The biggest challenge is in keeping one step ahead of rapidly changing customer expectations, which are being shaped by technology and may be being shaped by companies outside financial industries – like Google and Uber and Amazon.

We also have to be very mindful that while we have some people who want to be completely digital, we serve the whole community across the UK and you have to serve people and communities who are not comfortable with that. So it’s about being relevant, it’s about being personalised, and it’s about being available whenever your customers want you.

We get a lot of customers saying: “You should know me better, because I have been banking with you for the past 30 years. So when you speak with me or when you send me an email or I’m on your mobile bank, I want you to personalise that conversation with me.” So, using data and insight and the information we have and bringing it to life at an individual level is the key opportunity for us.

Exponential change

What banking will be in five years is anybody’s guess, because technology is exploding exponentially. Somebody very wisely said that the pace of change that we’ve seen this year is most probably the slowest pace of change we’ll see in the next decade – so that’s why it’s anybody’s guess.

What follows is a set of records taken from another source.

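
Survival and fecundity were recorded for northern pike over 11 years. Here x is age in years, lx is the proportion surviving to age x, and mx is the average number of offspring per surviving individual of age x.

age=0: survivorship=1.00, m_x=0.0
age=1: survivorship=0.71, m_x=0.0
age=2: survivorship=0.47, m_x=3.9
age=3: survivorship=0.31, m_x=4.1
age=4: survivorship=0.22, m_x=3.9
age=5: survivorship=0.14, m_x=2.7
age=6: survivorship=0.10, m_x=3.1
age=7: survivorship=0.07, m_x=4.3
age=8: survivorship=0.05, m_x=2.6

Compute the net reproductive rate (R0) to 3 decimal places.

lx·mx by age: 0, 0, 1.833, 1.271, 0.858, 0.378, 0.31, 0.301, 0.13
R0 = Σ lx·mx = 5.081 → 5.081

5.081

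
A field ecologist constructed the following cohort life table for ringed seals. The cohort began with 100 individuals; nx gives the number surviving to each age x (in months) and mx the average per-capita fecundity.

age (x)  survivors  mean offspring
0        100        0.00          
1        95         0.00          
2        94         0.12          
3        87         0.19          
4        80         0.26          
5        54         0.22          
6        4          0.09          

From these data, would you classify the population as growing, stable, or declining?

lx = nx/n0 = nx/100: 1, 0.95, 0.94, 0.87, 0.8, 0.54, 0.04
R0 = Σ lx·mx = 0 + 0 + 0.1128 + 0.1653 + 0.208 + 0.1188 + 0.0036 = 0.6085
R0 < 1, so the population is declining.

declining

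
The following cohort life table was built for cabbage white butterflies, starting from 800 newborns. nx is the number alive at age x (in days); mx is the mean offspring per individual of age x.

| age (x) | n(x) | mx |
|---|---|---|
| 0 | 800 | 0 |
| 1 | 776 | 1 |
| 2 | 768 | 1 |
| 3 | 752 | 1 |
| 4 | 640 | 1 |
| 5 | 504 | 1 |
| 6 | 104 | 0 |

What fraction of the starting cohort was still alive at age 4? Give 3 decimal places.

0.800

l_4 = n_4/n_0 = 640/800 = 0.8 → 0.800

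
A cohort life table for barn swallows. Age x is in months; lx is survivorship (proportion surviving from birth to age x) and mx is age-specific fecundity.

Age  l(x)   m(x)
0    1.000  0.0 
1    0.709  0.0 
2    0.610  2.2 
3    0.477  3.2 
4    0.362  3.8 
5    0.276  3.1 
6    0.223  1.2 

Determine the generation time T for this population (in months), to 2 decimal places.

lx·mx: 0, 0, 1.342, 1.5264, 1.3756, 0.8556, 0.2676 → R0 = 5.3672
x·lx·mx: 0, 0, 2.684, 4.5792, 5.5024, 4.278, 1.6056 → Σ = 18.6492
T = 18.6492 / 5.3672 = 3.474661… → 3.47

3.47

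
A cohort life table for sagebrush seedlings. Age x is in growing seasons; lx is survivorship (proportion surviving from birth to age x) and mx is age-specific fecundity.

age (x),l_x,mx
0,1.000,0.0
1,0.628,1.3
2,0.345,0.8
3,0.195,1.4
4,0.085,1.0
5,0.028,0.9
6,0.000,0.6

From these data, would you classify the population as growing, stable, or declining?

R0 = Σ lx·mx = 0 + 0.8164 + 0.276 + 0.273 + 0.085 + 0.0252 + 0 = 1.4756
R0 > 1, so the population is growing.

growing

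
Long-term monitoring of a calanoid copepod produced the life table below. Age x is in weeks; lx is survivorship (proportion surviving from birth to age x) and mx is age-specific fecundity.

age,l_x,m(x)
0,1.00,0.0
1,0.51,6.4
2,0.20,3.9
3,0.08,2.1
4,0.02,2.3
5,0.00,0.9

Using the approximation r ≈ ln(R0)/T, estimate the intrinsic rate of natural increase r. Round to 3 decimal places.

1.119

R0 = Σ lx·mx = 0 + 3.264 + 0.78 + 0.168 + 0.046 + 0 = 4.258
Σ x·lx·mx = 5.512; T = 5.512/4.258 = 1.2945…
r ≈ ln(R0)/T = ln(4.258)/1.2945… = 1.11919… → 1.119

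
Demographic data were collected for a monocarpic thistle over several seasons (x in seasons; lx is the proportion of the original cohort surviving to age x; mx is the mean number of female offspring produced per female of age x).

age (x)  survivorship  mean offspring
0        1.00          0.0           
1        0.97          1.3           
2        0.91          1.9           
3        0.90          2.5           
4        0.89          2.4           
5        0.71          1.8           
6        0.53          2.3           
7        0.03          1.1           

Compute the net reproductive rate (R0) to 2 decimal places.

lx·mx by age: 0, 1.261, 1.729, 2.25, 2.136, 1.278, 1.219, 0.033
R0 = Σ lx·mx = 9.906 → 9.91

9.91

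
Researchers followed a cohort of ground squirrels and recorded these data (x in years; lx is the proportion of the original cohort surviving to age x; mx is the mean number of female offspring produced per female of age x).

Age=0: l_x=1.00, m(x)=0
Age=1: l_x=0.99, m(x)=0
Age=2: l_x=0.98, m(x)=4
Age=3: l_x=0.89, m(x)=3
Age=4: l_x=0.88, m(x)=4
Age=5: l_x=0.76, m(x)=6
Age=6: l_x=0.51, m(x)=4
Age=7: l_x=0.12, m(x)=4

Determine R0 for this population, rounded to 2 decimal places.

17.19

lx·mx by age: 0, 0, 3.92, 2.67, 3.52, 4.56, 2.04, 0.48
R0 = Σ lx·mx = 17.19 → 17.19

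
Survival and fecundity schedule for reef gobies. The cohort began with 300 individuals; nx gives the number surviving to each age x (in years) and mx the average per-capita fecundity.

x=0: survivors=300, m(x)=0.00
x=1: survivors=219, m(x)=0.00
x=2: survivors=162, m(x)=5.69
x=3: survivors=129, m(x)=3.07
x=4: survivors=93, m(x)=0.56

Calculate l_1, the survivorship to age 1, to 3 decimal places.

0.730

l_1 = n_1/n_0 = 219/300 = 0.73 → 0.730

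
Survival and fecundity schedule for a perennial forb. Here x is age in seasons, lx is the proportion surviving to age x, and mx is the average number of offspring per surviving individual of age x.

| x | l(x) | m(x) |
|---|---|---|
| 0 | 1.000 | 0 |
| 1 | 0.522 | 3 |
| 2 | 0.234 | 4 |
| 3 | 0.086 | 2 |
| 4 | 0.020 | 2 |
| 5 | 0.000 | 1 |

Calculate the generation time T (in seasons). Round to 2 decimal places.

lx·mx: 0, 1.566, 0.936, 0.172, 0.04, 0 → R0 = 2.714
x·lx·mx: 0, 1.566, 1.872, 0.516, 0.16, 0 → Σ = 4.114
T = 4.114 / 2.714 = 1.515844… → 1.52

1.52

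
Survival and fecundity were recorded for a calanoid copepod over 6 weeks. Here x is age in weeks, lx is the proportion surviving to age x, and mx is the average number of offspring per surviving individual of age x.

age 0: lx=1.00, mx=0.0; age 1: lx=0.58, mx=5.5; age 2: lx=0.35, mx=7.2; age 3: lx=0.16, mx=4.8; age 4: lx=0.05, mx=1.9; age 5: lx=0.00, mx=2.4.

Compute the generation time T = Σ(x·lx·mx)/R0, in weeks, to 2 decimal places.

lx·mx: 0, 3.19, 2.52, 0.768, 0.095, 0 → R0 = 6.573
x·lx·mx: 0, 3.19, 5.04, 2.304, 0.38, 0 → Σ = 10.914
T = 10.914 / 6.573 = 1.660429… → 1.66

1.66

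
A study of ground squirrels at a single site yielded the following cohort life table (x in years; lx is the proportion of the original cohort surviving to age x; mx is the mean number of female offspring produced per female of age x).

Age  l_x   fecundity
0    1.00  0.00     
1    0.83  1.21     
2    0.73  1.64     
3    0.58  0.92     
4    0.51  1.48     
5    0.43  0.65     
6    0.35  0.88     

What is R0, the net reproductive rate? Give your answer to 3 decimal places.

lx·mx by age: 0, 1.0043, 1.1972, 0.5336, 0.7548, 0.2795, 0.308
R0 = Σ lx·mx = 4.0774 → 4.077

4.077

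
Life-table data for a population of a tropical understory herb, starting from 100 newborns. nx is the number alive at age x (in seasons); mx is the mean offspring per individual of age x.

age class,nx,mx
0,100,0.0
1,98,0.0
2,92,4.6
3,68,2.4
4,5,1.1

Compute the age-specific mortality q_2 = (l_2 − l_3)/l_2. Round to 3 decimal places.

0.261

lx = nx/n0 = nx/100: 1, 0.98, 0.92, 0.68, 0.05
q_2 = (l_2 − l_3) / l_2 = (0.92 − 0.68) / 0.92
     = 0.24 / 0.92 = 0.26087… → 0.261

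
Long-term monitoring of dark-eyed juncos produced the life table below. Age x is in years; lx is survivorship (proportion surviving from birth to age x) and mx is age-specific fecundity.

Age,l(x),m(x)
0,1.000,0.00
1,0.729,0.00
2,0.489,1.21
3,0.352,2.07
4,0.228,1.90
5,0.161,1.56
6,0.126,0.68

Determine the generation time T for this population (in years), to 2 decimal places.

3.29

lx·mx: 0, 0, 0.59169, 0.72864, 0.4332, 0.25116, 0.08568 → R0 = 2.09037
x·lx·mx: 0, 0, 1.18338, 2.18592, 1.7328, 1.2558, 0.51408 → Σ = 6.87198
T = 6.87198 / 2.09037 = 3.287447… → 3.29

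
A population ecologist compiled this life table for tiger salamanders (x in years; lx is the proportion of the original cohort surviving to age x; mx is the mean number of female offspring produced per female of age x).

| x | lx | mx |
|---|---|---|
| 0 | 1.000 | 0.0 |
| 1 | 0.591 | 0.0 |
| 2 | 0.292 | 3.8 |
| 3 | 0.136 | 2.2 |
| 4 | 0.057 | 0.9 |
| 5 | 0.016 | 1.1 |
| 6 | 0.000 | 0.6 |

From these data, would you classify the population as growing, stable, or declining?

R0 = Σ lx·mx = 0 + 0 + 1.1096 + 0.2992 + 0.0513 + 0.0176 + 0 = 1.4777
R0 > 1, so the population is growing.

growing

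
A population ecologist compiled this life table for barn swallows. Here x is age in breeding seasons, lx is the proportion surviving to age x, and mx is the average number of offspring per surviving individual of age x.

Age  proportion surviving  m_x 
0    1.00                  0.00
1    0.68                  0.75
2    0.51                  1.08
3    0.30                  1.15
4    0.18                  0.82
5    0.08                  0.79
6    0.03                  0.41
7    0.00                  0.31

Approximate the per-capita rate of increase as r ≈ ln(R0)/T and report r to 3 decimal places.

0.219

R0 = Σ lx·mx = 0 + 0.51 + 0.5508 + 0.345 + 0.1476 + 0.0632 + 0.0123 + 0 = 1.6289
Σ x·lx·mx = 3.6268; T = 3.6268/1.6289 = 2.22653…
r ≈ ln(R0)/T = ln(1.6289)/2.22653… = 0.21913… → 0.219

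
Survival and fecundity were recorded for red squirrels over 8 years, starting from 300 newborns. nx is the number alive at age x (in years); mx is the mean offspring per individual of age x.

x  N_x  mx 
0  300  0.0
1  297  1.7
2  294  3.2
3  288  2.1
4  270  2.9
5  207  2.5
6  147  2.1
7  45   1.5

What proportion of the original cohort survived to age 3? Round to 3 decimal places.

0.960

l_3 = n_3/n_0 = 288/300 = 0.96 → 0.960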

But my sense is that one of the biggest changes that could happen is seeing people aggregating their relationships with one company that they trust, and Barclays has a great opportunity to be that aggregator. The second thing that is likely to happen is that people will want to do their banking within their own lives without having to come to us, so they would expect financial services to be where they are. If you are looking for a holiday and you want a loan, you would expect the bank to be in the holiday search process and you would be able to click a button and complete things. If you were buying a car, you would expect your financing to be done wherever you were buying the car. 

I think, from the client interface perspective, we will have to be where the customer is, as opposed to the customer coming to where we are.